Every layer has a different intensity level, so we report each metric separately for RNFL, IPL, OPL and RPE. We manually picked foreground and background ROIs from each layer, as shown in Fig. 6, for 10 B-scans. To avoid local bias, these chosen slices are far apart to be representative of the whole volume. When computing metrics for a given layer, the background ROI (yellow box) is cropped as needed to match the area of the foreground ROI (red box) for that layer. Figure 7 (a) to (c) display the evaluation result for SNR, PSNR and CNR respectively. For all layers, the proposed PMFN model gives the best SNR and CNR results, while the PSNR stays similar with the baseline multi-scale UNet model.

Fig. 6.

Sample B-scans showing background (yellow) and foreground (red) ROIs used for SNR, CNR and PSNR estimation. 10 B-scans are chosen throughout the fovea volume to avoid bias. (Color figure online)

Fig. 7.

Quantitative evaluation of denoising results.

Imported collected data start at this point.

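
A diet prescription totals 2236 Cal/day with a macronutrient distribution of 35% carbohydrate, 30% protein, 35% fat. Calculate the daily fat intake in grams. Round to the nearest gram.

87 g/day

Fat energy = 35% × 2236 = 782.6 kcal.
At 9 kcal/g: 782.6 ÷ 9 = 86.9556 g.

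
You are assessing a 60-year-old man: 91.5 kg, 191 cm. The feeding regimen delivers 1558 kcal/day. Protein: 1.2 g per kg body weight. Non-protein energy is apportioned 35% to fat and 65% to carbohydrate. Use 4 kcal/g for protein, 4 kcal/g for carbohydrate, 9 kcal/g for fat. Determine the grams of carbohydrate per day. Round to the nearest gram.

Protein = 1.2 × 91.5 = 109.8 g → 109.8 × 4 = 439.2 kcal.
Non-protein calories = 1558 − 439.2 = 1118.8 kcal.
Fat: 35% × 1118.8 = 391.58 kcal; carbohydrate: 727.22 kcal.
Carbohydrate: 727.22 kcal ÷ 4 kcal/g = 181.805 g.

182 g/day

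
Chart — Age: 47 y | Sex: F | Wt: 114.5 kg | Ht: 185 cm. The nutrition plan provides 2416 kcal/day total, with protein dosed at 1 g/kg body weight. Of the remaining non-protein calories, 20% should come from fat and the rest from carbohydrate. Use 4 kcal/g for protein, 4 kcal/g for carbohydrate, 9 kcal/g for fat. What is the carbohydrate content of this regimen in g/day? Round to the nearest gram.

392 g/day

Protein = 1 × 114.5 = 114.5 g → 114.5 × 4 = 458 kcal.
Non-protein calories = 2416 − 458 = 1958 kcal.
Fat: 20% × 1958 = 391.6 kcal; carbohydrate: 1566.4 kcal.
Carbohydrate: 1566.4 kcal ÷ 4 kcal/g = 391.6 g.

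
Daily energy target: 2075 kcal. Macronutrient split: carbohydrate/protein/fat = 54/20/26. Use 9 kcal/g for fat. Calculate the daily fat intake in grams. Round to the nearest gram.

60 g/day

Fat energy = 26% × 2075 = 539.5 kcal.
At 9 kcal/g: 539.5 ÷ 9 = 59.9444 g.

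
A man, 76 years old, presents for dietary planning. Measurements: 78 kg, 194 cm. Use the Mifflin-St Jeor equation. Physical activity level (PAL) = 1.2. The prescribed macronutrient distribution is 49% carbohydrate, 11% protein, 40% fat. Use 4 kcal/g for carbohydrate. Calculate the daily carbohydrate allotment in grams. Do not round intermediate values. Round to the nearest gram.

238 g/day

Mifflin-St Jeor (male): BMR = 10(78) + 6.25(194) − 5(76) + 5 = 780 + 1212.5 − 380 + 5 = 1617.5 kcal/day.
TEE = 1617.5 × 1.2 = 1941 kcal/day.
Carbohydrate energy = 49% × 1941 = 951.09 kcal.
Carbohydrate = 951.09 ÷ 4 kcal/g = 237.7725 g.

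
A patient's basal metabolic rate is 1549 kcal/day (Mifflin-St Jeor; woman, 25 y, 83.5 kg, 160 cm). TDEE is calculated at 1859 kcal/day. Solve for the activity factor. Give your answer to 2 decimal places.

Activity factor = TEE ÷ BMR = 1859 ÷ 1549 = 1.2.

1.20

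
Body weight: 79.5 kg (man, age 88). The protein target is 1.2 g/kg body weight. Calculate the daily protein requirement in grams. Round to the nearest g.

Protein = 1.2 g/kg × 79.5 kg = 95.4 g/day.

95 g/day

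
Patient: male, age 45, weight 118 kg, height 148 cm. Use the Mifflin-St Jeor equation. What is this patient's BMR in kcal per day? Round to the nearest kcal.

1885 kcal per day

Mifflin-St Jeor (male): BMR = 10(118) + 6.25(148) − 5(45) + 5 = 1180 + 925 − 225 + 5 = 1885 kcal/day.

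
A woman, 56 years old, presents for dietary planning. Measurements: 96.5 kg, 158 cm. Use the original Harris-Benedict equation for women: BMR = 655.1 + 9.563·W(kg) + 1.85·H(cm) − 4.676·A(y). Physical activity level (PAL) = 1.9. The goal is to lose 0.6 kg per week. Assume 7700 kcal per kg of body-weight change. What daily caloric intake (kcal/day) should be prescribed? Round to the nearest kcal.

Harris-Benedict: BMR = 655.1 + 9.563(96.5) + 1.85(158) − 4.676(56) = 1608.3735 kcal/day.
TEE = 1608.3735 × 1.9 = 3055.9097 kcal/day.
Required daily deficit = 0.6 × 7700 ÷ 7 = 660 kcal/day.
Target intake = 3055.9097 − 660 = 2395.9097 kcal/day.

2396 kcal/day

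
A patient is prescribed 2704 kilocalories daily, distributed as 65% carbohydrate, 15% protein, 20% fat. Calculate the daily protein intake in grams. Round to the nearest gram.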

We also report the structural similarity index measure (SSIM) [18] of the whole B-scan. The SSIM for each input SNR level is reported in Fig. 7-d. The proposed method outperforms the baseline model for all input SNR.

5. Conclusion and Future Work

Our study shows that the self-fusion pseudo-modality can provide major contributions to OCT denoising by emphasizing tissue layers in the retina. The fusion network allows the vessels, texture and other fine details to be preserved while enhancing the layers. Although the inherent high dimensionality of the deep network has sufficient complexity, more constraints in the form of additional information channels are able to help the model converge to a desired domain.

It is difficult to thoroughly evaluate denoising results when no ideal reference image is available. Exploring other evaluation methods remains as future work. Additionally, application of our method to other medical image modalities such as ultrasound images is also a possible future research direction.